Removing Code Duplication

Today’s offering is another post inspired by a question on Quora about when to refactor away duplicate code.

The specific question was, “What is the limit for duplicate code to start refactoring?”

I took this to mean, “How much duplication needs to exist before you should refactor it?”

And I’m not sure that’s really a great question. So I decided to start with clarifying what duplication needs to be cleaned up and then when might that happen.

What is being duplicated?

Is it a construct?

“Hey, look, there is a case statement with 3 parts in the method that calculates sales tax and a case statement with three parts in the method that determines user authorization roles.”

This is not duplication we care about. We will find a lot of code that looks similar, but performs distinctly different functions.

Is it logic?

“Hey, look, here we use a chain of command to determine if a user is authorized to access admin pages and here we use a case statement to determine if a user is authorized to perform specific functions on the data entry page.”

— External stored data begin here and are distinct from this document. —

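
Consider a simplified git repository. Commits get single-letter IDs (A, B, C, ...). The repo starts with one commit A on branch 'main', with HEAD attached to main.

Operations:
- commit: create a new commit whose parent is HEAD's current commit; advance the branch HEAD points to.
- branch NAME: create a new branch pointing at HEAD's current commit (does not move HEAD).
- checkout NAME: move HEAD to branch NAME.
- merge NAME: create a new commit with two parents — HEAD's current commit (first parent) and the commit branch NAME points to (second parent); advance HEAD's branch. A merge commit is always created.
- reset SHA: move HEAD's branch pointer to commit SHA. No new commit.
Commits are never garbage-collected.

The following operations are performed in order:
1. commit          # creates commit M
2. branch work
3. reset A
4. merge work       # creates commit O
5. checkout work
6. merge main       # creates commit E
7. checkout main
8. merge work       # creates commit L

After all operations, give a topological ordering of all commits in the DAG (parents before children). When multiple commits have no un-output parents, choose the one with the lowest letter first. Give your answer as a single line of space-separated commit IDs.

Answer: A M O E L

Derivation:
After op 1 (commit): HEAD=main@M [main=M]
After op 2 (branch): HEAD=main@M [main=M work=M]
After op 3 (reset): HEAD=main@A [main=A work=M]
After op 4 (merge): HEAD=main@O [main=O work=M]
After op 5 (checkout): HEAD=work@M [main=O work=M]
After op 6 (merge): HEAD=work@E [main=O work=E]
After op 7 (checkout): HEAD=main@O [main=O work=E]
After op 8 (merge): HEAD=main@L [main=L work=E]
commit A: parents=[]
commit E: parents=['M', 'O']
commit L: parents=['O', 'E']
commit M: parents=['A']
commit O: parents=['A', 'M']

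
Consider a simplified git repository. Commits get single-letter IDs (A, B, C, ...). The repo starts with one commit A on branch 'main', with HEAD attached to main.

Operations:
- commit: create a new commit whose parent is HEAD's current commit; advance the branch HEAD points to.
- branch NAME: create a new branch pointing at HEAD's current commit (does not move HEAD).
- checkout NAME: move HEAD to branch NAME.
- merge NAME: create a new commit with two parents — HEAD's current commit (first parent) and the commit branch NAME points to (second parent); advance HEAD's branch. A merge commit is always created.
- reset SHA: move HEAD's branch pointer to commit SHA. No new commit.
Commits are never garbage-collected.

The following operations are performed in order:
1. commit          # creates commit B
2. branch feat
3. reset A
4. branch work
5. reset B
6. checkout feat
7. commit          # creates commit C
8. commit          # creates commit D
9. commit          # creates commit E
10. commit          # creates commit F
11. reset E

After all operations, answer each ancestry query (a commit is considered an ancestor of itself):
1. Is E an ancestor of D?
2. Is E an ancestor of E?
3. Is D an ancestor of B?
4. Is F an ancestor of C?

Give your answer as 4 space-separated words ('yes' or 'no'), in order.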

This is duplication we care about. Here, we have different expressions of the same fundamental logic; user authorization. This type of duplication indicates a violation of the Single Responsibility Principal.

When do we clean it up?

When we create it

When I create logic duplication, I try to clean it up right away. I might make a TODO and leave the duplication long enough for me to complete the functionality I am currently working on, but I try to clean up such TODO statements within a matter of hours - not days or weeks.

When we discover it

If I come across logic duplication while doing something else - say I am making an update to state validation logic which is present on both the admin screens and the data entry page and I notice the authorization is different for both. In this case, I’ve not caused the duplication and I might not clean it up. If the authorization code itself has not changed in a long time and I have no reason to change it for this story, I might leave it alone. Once there is a story that requires an update to the authorization logic, I will clean up the duplication.

When we feel like it

I am an advocate of leaving the code cleaner than you found it. So, on occasion, I will clean duplication even though I am not working on a story that directly requires an update to the duplicated logic.

Conclusion

For me, the question shouldn’t be “what is the limit” - all duplication of logic is a risk. The question should be “at what time”. If I knowingly make it, I clean it in short order. If I discover it while working on the logic, I clean it in short order. If I discover it while working on something related, I might leave it alone until a logic change triggers the refactoring. And sometimes, I’ll clean it just because I can.